Trains étroitement surveillés

Réalisé par Jiri Menzel (2014)

Comédie ferroviaire, Reprise
Trains étroitement surveillés
Durée 93 minutes
Sortie 12/11/2014
Note 6/10

Alors que son pays est occupé par l’armée allemande, le jeune Milos Hrma commence son stage à la gare de la petite ville tchèque de Kostomlaty. Parmi ses collègues, c’est surtout le sous-chef de gare Hubicka, un coureur de jupons invétéré, qui l’impressionne. Encore puceau, Milos rêve de franchir le pas avec la jolie contrôleuse Macha. Mais au moment fatidique, la virilité lui fait soudainement défaut.

La critique

Par Tootpadu 21/10/2014

Le premier film de Jiri Menzel, Oscar du Meilleur Film étranger en 1968, correspond parfaitement au moule d’œuvres récompensées par ce prix que l’Académie du cinéma américain daigne donner au cinéma du monde. L’époque à laquelle se déroule l’action est assez loin pour ne pas attiser les tensions de la Guerre froide, alors à son comble. Mieux encore, elle permet de renforcer les stéréotypes manichéens du dernier conflit armé que les Américains et leurs alliés ont gagné sans équivoque. Et puis, l’intrigue se démarque par un pittoresque folklorique, qui lorgne certes vers l’érotisme, mais d’une façon si inoffensive qu’il ne devient à aucun moment graveleux. De ce côté-là, Trains étroitement surveillés fait presque preuve d’un tempérament latin, par sa proximité thématique et temporelle avec les comédies italiennes des années 1960, par exemple.
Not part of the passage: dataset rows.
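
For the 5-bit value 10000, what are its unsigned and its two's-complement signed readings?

Unsigned: 10000 = 16.
Signed: MSB=1 → 16 − 32 = -16.

unsigned = 16, signed = -16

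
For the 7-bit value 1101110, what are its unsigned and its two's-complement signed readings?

unsigned = 110, signed = -18

Unsigned: 1101110 = 110.
Signed: MSB=1 → 110 − 128 = -18.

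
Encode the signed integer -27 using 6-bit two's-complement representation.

|-27| = 27 = 011011 in 6 bits.
Invert the bits: 100100. Add 1: 100101.
Check: 100101 reads as 37 − 64 = -27.

100101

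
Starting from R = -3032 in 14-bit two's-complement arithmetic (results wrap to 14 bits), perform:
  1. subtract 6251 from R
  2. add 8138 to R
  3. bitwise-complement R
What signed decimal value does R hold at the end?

1144

Start: R = -3032 = 11010000101000.
R = -3032 − 6251 = -9283; wraps to 7101 = 01101110111101
R = 7101 + 8138 = 15239; wraps to -1145 = 11101110000111
R = NOT 11101110000111 = 00010001111000 = 1144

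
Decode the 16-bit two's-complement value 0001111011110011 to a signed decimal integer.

MSB is 0, so the value is non-negative: 0001111011110011 = 7923.

7923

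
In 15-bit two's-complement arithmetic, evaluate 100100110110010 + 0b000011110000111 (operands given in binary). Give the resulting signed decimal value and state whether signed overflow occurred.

-11975; no overflow

100100110110010 = -13902 (signed)
0b000011110000111 → 000011110000111 = 1927 (signed)
  100100110110010
+ 000011110000111
= 101000100111001
Result 101000100111001: MSB = 1 → 20793 − 32768 = -11975.
Addends have opposite signs, so signed overflow cannot occur.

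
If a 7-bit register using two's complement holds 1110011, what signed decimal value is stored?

-13

MSB is 1, so the value is negative.
Invert: 0001100. Add 1: 0001101 = 13. So the value is −13.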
Néanmoins, en regardant de plus près, on peut déceler une personnalité plutôt charmante derrière les déboires d’un innocent, qui ignore comment séduire afin de coucher. A commencer par un humour caustique que l’on qualifierait de typiquement tchèque, faute de repères clairement établis en la matière. Ainsi, les deux nigauds qui regardent tranquillement leur collègue âgé perdre l’équilibre et s’écrouler par terre sans lui venir en aide ou les frustrations de leur supérieur hiérarchique, appelé à une carrière brillante et pourtant incapable de ne pas s’énerver à la moindre provocation de la part du fainéant Hubicka, constituent autant de clins d’œil à l’esprit comique d’un pays, dont nous ne connaissions jusqu’à présent que les premiers films de Milos Forman et Pan Tau, un personnage emblématique de notre enfance.

De même, la présentation au début du film de la longue lignée d’individus grotesques dont descend pas sans fierté le protagoniste à l’esprit simple se clôt sur son père, le plus paresseux des personnages, déjà à la retraite à la cinquantaine. Cette image renvoie au moins indirectement à l’idée que l’on se faisait sans doute de l’Etat providence des régimes communistes de l’autre côté du rideau de fer. Enfin, en termes de mœurs, le scénario se montre relativement libertin. Comme déjà indiqué plus haut, la quête libidineuse de Milos passe par des stades successifs plus savoureux les uns que les autres. Or, ces découvertes sexuelles qui mèneront tôt ou tard au dépucelage ne fournissent en fin de compte que l’arrière-plan joyeux d’une épopée intimiste sur l’impuissance d’un homme en particulier, et de tout un processus d’endoctrinement en général.